Most research on medical simulation is limited to short-term research projects lasting <1 year in duration. There are few data describing long-term simulation curricula. Our data describe a 6-year prospective experience that remains ongoing. Beyond the pedagogical benefits noted above, simulation also proved logistically and financially sustainable at our institution. One faculty member was required to lead the effort and worked in conjunction with a simulator technician to deliver each experience. Although groups of three to four students were deemed optimal, this small size did not preclude feasible teaching to all students through the year. This educational experience occurred within a simulator center shared by numerous educators, thus reducing institutional financial cost through sharing of resources. Faculty feedback provides insight into the success of such a curriculum if other medical schools were to adopt this model.

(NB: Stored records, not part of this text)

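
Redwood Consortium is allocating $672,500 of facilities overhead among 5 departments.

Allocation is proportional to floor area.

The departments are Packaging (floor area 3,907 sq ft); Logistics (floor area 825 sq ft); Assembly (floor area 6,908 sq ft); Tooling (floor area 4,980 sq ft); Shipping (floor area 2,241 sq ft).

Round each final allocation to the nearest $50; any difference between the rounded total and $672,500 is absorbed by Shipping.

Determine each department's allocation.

Packaging: $139,300 · Logistics: $29,400 · Assembly: $246,300 · Tooling: $177,550 · Shipping: $79,950

Combined floor area = 18,861.
Unrounded shares: Packaging 3,907/18,861 × $672,500 = 139,306.37; Logistics 825/18,861 × $672,500 = 29,415.86; Assembly 6,908/18,861 × $672,500 = 246,308.79; Tooling 4,980/18,861 × $672,500 = 177,564.82; Shipping 2,241/18,861 × $672,500 = 79,904.17.
At nearest $50: Packaging $139,300; Logistics $29,400; Assembly $246,300; Tooling $177,550; Shipping $79,900. Sum = $672,450.
Difference $672,500 − $672,450 = +$50 applied to Shipping: Shipping becomes $79,950.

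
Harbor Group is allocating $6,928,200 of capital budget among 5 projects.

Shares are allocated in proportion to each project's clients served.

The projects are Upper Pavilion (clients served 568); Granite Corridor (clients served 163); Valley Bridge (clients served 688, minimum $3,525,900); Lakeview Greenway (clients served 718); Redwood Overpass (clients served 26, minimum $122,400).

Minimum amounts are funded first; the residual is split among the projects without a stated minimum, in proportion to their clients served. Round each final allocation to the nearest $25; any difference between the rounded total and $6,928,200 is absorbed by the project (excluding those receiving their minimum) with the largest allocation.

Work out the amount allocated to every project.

Upper Pavilion: $1,285,700; Granite Corridor: $368,950; Valley Bridge: $3,525,900; Lakeview Greenway: $1,625,250; Redwood Overpass: $122,400

Minimums first: Valley Bridge $3,525,900; Redwood Overpass $122,400. Balance $3,279,900.
Balance split over remaining clients served 1,449: Upper Pavilion 1,285,702.69 → $1,285,700; Granite Corridor 368,960.46 → $368,950; Lakeview Greenway 1,625,236.85 → $1,625,225.
Rounding difference +$25 applied to Lakeview Greenway → $1,625,250.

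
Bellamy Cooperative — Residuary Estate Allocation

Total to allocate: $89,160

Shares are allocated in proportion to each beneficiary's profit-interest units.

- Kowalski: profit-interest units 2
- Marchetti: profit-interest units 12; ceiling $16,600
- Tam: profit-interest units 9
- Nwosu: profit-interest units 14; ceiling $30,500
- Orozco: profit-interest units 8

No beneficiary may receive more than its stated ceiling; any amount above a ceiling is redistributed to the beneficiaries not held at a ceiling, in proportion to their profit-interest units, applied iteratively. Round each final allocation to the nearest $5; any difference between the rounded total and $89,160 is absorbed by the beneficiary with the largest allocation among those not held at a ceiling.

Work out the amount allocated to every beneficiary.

Profit-interest units total: 45.
Proportional shares (ignoring caps): Kowalski 3,962.67; Marchetti 23,776.00; Tam 17,832.00; Nwosu 27,738.67; Orozco 15,850.67.
Held at cap: Marchetti ($16,600); balance $72,560 reallocated over remaining profit-interest units 33.
Held at cap: Nwosu ($30,500); balance $42,060 reallocated over remaining profit-interest units 19.
Remaining shares: Kowalski 4,427.37 → $4,425; Tam 19,923.16 → $19,925; Orozco 17,709.47 → $17,710.

Kowalski: $4,425 · Marchetti: $16,600 · Tam: $19,925 · Nwosu: $30,500 · Orozco: $17,710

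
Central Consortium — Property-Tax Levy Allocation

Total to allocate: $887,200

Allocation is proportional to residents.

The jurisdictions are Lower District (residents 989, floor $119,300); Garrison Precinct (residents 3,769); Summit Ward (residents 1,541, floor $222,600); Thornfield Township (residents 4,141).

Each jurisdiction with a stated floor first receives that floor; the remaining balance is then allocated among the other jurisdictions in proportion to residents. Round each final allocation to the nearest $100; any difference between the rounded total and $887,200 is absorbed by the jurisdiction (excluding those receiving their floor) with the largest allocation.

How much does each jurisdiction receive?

Minimums first: Lower District $119,300; Summit Ward $222,600. Balance $545,300.
Balance split over remaining residents 7,910: Garrison Precinct 259,827.52 → $259,800; Thornfield Township 285,472.48 → $285,500.

Lower District: $119,300; Garrison Precinct: $259,800; Summit Ward: $222,600; Thornfield Township: $285,500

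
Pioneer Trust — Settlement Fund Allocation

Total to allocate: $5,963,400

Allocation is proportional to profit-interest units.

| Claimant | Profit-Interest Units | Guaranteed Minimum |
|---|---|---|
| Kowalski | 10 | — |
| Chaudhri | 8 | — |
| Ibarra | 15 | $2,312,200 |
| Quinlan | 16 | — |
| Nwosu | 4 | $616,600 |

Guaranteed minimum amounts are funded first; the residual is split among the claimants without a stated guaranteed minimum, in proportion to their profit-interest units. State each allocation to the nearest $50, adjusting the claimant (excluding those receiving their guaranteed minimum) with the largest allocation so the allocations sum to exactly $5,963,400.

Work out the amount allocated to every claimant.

Minimums first: Ibarra $2,312,200; Nwosu $616,600. Residual $3,034,600.
Residual split over remaining profit-interest units 34: Kowalski 892,529.41 → $892,550; Chaudhri 714,023.53 → $714,000; Quinlan 1,428,047.06 → $1,428,050.

Kowalski: $892,550; Chaudhri: $714,000; Ibarra: $2,312,200; Quinlan: $1,428,050; Nwosu: $616,600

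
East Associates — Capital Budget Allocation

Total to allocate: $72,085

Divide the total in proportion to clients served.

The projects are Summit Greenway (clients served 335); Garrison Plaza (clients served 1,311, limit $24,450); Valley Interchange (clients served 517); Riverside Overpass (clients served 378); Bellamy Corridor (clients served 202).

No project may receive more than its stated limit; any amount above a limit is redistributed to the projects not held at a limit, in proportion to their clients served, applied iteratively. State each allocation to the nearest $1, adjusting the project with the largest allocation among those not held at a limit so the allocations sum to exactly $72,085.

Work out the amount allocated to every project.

Summit Greenway: $11,144 · Garrison Plaza: $24,450 · Valley Interchange: $17,198 · Riverside Overpass: $12,574 · Bellamy Corridor: $6,719

Sum of clients served: 2,743.
Pro-rata shares before constraints: Summit Greenway 8,803.67; Garrison Plaza 34,452.58; Valley Interchange 13,586.56; Riverside Overpass 9,933.70; Bellamy Corridor 5,308.48.
Held at cap: Garrison Plaza ($24,450); remaining pool $47,635 reallocated over remaining clients served 1,432.
Shares after redistribution: Summit Greenway 11,143.66 → $11,144; Valley Interchange 17,197.83 → $17,198; Riverside Overpass 12,574.04 → $12,574; Bellamy Corridor 6,719.46 → $6,719.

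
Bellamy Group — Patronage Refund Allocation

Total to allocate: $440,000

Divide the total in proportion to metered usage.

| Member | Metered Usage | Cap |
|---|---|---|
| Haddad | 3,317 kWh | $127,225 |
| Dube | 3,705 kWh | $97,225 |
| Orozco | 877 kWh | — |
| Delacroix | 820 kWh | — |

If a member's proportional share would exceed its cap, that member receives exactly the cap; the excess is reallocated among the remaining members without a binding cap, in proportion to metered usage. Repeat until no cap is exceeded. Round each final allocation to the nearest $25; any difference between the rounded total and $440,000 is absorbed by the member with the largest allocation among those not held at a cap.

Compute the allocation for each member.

Haddad: $127,225 · Dube: $97,225 · Orozco: $111,400 · Delacroix: $104,150

Metered usage total: 8,719.
Pro-rata shares before constraints: Haddad 167,390.76; Dube 186,970.98; Orozco 44,257.37; Delacroix 41,380.89.
Cap binds for Haddad ($127,225), Dube ($97,225); residual $215,550 reallocated over remaining metered usage 1,697.
Remaining shares: Orozco 111,395.02 → $111,400; Delacroix 104,154.98 → $104,150.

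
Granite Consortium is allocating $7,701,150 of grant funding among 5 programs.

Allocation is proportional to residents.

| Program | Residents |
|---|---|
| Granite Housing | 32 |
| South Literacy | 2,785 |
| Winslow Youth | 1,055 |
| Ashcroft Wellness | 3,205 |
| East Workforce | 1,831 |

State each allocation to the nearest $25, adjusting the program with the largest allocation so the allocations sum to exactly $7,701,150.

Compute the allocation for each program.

Granite Housing: $27,675 | South Literacy: $2,407,700 | Winslow Youth: $912,075 | Ashcroft Wellness: $2,770,775 | East Workforce: $1,582,925

Combined residents = 8,908.
Unrounded shares: Granite Housing 32/8,908 × $7,701,150 = 27,664.66; South Literacy 2,785/8,908 × $7,701,150 = 2,407,690.03; Winslow Youth 1,055/8,908 × $7,701,150 = 912,069.29; Ashcroft Wellness 3,205/8,908 × $7,701,150 = 2,770,788.70; East Workforce 1,831/8,908 × $7,701,150 = 1,582,937.32.
At nearest $25: Granite Housing $27,675; South Literacy $2,407,700; Winslow Youth $912,075; Ashcroft Wellness $2,770,800; East Workforce $1,582,925. Sum = $7,701,175.
Difference $7,701,150 − $7,701,175 = −$25 applied to largest allocation (Ashcroft Wellness): Ashcroft Wellness becomes $2,770,775.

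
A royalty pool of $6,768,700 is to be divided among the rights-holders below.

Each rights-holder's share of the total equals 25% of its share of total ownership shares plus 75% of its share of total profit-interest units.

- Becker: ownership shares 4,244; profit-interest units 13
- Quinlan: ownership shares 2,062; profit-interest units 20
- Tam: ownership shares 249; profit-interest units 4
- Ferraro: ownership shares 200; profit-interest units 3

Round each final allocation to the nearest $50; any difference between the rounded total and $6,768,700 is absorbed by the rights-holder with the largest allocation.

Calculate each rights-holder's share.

Totals — ownership shares 6,755, profit-interest units 40.
Composite weights (25% ownership shares + 75% profit-interest units): Becker 0.4008; Quinlan 0.4513; Tam 0.0842; Ferraro 0.0637.
Unrounded shares: Becker 2,713,022.47; Quinlan 3,054,808.00; Tam 570,028.75; Ferraro 430,840.78.
Rounded to nearest $50: Becker $2,713,000; Quinlan $3,054,800; Tam $570,050; Ferraro $430,850. Sum = $6,768,700.
Rounded total matches; no reconciliation needed.

Becker: $2,713,000 · Quinlan: $3,054,800 · Tam: $570,050 · Ferraro: $430,850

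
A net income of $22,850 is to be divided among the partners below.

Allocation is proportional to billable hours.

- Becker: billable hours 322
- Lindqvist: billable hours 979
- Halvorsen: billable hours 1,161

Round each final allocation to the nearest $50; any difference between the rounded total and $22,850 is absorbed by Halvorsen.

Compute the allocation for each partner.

Combined billable hours = 2,462.
Proportional shares: Becker 322/2,462 × $22,850 = 2,988.51; Lindqvist 979/2,462 × $22,850 = 9,086.17; Halvorsen 1,161/2,462 × $22,850 = 10,775.32.
After rounding ($50): Becker $3,000; Lindqvist $9,100; Halvorsen $10,800. Sum = $22,900.
Difference $22,850 − $22,900 = −$50 applied to Halvorsen: Halvorsen becomes $10,750.

Becker: $3,000; Lindqvist: $9,100; Halvorsen: $10,750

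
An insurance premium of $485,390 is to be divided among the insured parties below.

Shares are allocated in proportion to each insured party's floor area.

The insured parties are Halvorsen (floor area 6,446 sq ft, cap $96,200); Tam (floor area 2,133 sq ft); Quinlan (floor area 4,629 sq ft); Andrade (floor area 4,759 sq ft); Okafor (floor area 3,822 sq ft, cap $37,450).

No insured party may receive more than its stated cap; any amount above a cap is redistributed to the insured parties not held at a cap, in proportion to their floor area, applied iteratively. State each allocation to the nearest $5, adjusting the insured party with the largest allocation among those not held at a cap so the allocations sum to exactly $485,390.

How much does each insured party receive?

Halvorsen: $96,200 | Tam: $65,120 | Quinlan: $141,325 | Andrade: $145,295 | Okafor: $37,450

Sum of floor area: 21,789.
Proportional shares (ignoring caps): Halvorsen 143,596.49; Tam 47,516.49; Quinlan 103,119.48; Andrade 106,015.47; Okafor 85,142.07.
Held at cap: Halvorsen ($96,200), Okafor ($37,450); residual $351,740 reallocated over remaining floor area 11,521.
Redistributed shares: Tam 65,121.21 → $65,120; Quinlan 141,324.92 → $141,325; Andrade 145,293.87 → $145,295.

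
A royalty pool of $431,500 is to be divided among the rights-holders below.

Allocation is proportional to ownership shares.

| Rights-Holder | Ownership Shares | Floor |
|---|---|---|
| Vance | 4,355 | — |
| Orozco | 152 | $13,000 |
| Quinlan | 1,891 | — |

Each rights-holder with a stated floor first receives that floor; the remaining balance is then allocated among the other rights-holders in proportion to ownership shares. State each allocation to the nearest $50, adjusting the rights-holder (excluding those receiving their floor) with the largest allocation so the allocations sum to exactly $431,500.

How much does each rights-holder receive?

Vance: $291,800; Orozco: $13,000; Quinlan: $126,700

Fund the minimums — Orozco $13,000. Balance $418,500.
Balance split over remaining ownership shares 6,246: Vance 291,797.55 → $291,800; Quinlan 126,702.45 → $126,700.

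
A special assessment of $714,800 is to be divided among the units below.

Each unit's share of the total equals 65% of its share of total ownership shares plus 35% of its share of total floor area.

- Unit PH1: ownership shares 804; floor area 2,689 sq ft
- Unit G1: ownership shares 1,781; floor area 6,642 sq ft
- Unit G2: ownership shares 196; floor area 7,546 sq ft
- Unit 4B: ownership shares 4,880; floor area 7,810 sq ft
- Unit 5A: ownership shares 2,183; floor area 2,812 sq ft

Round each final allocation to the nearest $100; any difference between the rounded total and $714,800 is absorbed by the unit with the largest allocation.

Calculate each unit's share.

Unit PH1: $62,400 · Unit G1: $144,500 · Unit G2: $77,900 · Unit 4B: $301,400 · Unit 5A: $128,600

Totals — ownership shares 9,844, floor area 27,499.
Combined weights (65% ownership shares + 35% floor area): Unit PH1 0.0873; Unit G1 0.2021; Unit G2 0.1090; Unit 4B 0.4216; Unit 5A 0.1799.
Pro-rata amounts: Unit PH1 62,411.37; Unit G1 144,487.65; Unit G2 77,902.75; Unit 4B 301,381.38; Unit 5A 128,616.85.
At nearest $100: Unit PH1 $62,400; Unit G1 $144,500; Unit G2 $77,900; Unit 4B $301,400; Unit 5A $128,600. Sum = $714,800.
Sum already equals the total — no adjustment.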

We acknowledge limitations to this investigation. This study was undertaken at a single institution with a specific set of instructors and a simulation center, which was readily accessible. Although we believe our curriculum is widely adaptable to different institutions, various clerkship structures or logistical limitations at other schools may present unforeseen barriers. Second, we acknowledge that this investigation is not randomized nor does it demonstrate improvement in sustained learning. However, our prospective, quantitative data do effectively describe the fragmented exposure to illness often seen within a clinical clerkship. Building on theories of higher education, these findings nonetheless suggest that our simulator experience provided educational benefit by facilitating exposure to similar disease, while stimulating comparison and reflection. Finally, we note that all students participated in just one simulator experience throughout their 12-week clerkships. We are uncertain whether feedback would differ when three or more simulated exercises might be provided during the same period of time, as our students have requested. It is also possible that simulation could prove most effective for comparing cardiovascular illness, and thus application to other diseases would be suboptimal. However, we have no rational explanation for why this would be true.
In summary, we report a 6-year experience demonstrating the sustained value of a simulation curriculum within a third-year internal medical clerkship. Of 327 medical students, >99% reported the simulator experience valuable, and the majority desired repeated sessions through the clerkship. Mannequin simulation provided “live” exposure to core objective content not experienced on the hospital wards for nearly 50% of students. Furthermore, this educational experience seems important for facilitating direct comparison of illness and facilitating reflective analysis. This curriculum was additive to standard clerkship activities and proved logistically and financially feasible. Together, these findings demonstrate the flexibility of medical simulation to provide educational opportunities for medical students who are just beginning their clinical training.